Are the governesses terrestrial naiads, lying in wait to devour unwitting men? (Perhaps the Melusines of French mythology?) Are they the Graces, as the boys think them? Are they the Fates? Are they somehow enchanted prisoners of the estate? Part of feral nature? It isn’t clear, and the ending never answers the question.
In an interview, the author said she wrote the book from the subconscious, and also that the surrealists have been a big influence on her. This makes sense in the context of the book. Very surreal, very dreamlike.
She also noted that her own rather unexpected sexual awakening as a teen was written into the book - the feral desire that is somehow also innocent.
One could, perhaps, read into the book any number of female experiences. It is very much from a female perspective throughout most of the book, with brief exceptions for the father and the old man. Mostly, it is an observation of the governesses from the inside.
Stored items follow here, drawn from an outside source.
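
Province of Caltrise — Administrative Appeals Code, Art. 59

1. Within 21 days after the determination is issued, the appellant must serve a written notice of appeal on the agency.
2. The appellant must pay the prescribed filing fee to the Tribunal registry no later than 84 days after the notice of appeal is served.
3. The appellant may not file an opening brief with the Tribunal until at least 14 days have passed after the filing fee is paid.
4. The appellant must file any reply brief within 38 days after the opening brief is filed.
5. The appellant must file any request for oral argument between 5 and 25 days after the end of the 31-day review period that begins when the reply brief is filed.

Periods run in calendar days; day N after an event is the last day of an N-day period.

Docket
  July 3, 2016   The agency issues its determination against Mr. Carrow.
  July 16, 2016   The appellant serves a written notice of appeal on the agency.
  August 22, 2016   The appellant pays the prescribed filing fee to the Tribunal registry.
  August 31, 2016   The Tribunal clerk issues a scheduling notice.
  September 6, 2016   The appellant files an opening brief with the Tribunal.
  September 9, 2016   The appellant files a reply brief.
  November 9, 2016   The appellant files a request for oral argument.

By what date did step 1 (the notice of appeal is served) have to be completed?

Step 1 runs from July 3, 2016, when the determination is issued. 21 days after July 3, 2016 is July 24, 2016.

July 24, 2016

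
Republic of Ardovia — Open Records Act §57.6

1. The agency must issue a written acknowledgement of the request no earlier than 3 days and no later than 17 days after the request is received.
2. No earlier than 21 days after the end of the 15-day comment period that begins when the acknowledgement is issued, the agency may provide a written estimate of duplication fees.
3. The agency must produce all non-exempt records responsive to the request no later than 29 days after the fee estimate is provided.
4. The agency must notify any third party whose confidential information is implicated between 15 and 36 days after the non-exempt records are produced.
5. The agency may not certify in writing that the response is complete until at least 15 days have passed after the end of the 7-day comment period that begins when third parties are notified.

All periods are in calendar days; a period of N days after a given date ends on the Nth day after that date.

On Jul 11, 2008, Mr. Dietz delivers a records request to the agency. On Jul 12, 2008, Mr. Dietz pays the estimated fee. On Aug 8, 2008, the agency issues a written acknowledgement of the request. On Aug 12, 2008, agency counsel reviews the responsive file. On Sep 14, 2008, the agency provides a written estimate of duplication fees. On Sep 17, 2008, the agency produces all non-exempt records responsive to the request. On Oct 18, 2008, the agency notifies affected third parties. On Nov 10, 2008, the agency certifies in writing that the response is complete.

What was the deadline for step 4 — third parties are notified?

Step 4 runs from Sep 17, 2008, when the non-exempt records are produced. The window is 15–36 days after Sep 17, 2008; it closes on Oct 23, 2008.

Oct 23, 2008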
I can’t say I have read anything quite like it. The language, as translated by Mark Hutchinson, is beautiful, carefully chosen, and evocative. It is all about mood, small details, observation, experience. Rather than try to analyze it, I would recommend letting it wash over you. There is little plot, the story is short, and it doesn’t have to have some deeper grand meaning.
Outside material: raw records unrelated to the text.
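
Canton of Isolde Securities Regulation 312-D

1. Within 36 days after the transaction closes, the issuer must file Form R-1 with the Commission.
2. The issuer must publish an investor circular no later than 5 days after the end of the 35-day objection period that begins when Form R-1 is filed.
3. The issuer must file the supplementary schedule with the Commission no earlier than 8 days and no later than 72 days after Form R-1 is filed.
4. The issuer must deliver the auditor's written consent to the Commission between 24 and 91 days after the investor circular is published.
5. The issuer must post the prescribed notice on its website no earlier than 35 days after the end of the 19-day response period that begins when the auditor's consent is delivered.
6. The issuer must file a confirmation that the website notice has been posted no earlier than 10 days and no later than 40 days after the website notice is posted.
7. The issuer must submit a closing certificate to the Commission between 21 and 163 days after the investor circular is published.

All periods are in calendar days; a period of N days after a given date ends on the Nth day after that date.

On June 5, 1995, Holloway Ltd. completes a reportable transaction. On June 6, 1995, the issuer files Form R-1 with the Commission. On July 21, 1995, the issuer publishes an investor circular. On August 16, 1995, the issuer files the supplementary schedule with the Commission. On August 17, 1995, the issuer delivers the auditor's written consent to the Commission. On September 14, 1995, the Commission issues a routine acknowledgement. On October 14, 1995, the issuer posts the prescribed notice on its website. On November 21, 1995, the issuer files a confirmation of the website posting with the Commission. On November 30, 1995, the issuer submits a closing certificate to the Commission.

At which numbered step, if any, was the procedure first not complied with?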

One idea I do want to highlight is the contrast between the yearning of the governesses to find partners, and the way the parents of the boys wish to marry them off. Compare these two passages:
Oh, if only they could leave! Run off with this man who has happened along, using him to pass through the gates and loving him because he can take them to a place where their bonds will be ever so gently loosened at last. So that, one day, each of them will be able to live and speak in her own name, be alone in the world, and free of the others at last.
And this one, about the attempts to make the governesses “presentable” to society:
By clipping their wings, arranging a lock of hair, correcting a facial expression, adjusting their bodies, and persuading them to rein themselves in and be a little more accommodation, Madame Austeur is hopeful of securing a happy future for them. It wouldn’t take much, she says to herself, as she closes her notebook.
One could see in there a social critique - a generation gap perhaps.
A significant reason I make a point of reading books in translation is that every language has its own flavor - even when translated. Every country has its own literary tradition and feel. It is a good thing to have variety in literature, in perspectives, and in sensibilities.
The Governesses is an intriguing book, a quick read, and one that makes me want to read Serre’s other books in the future.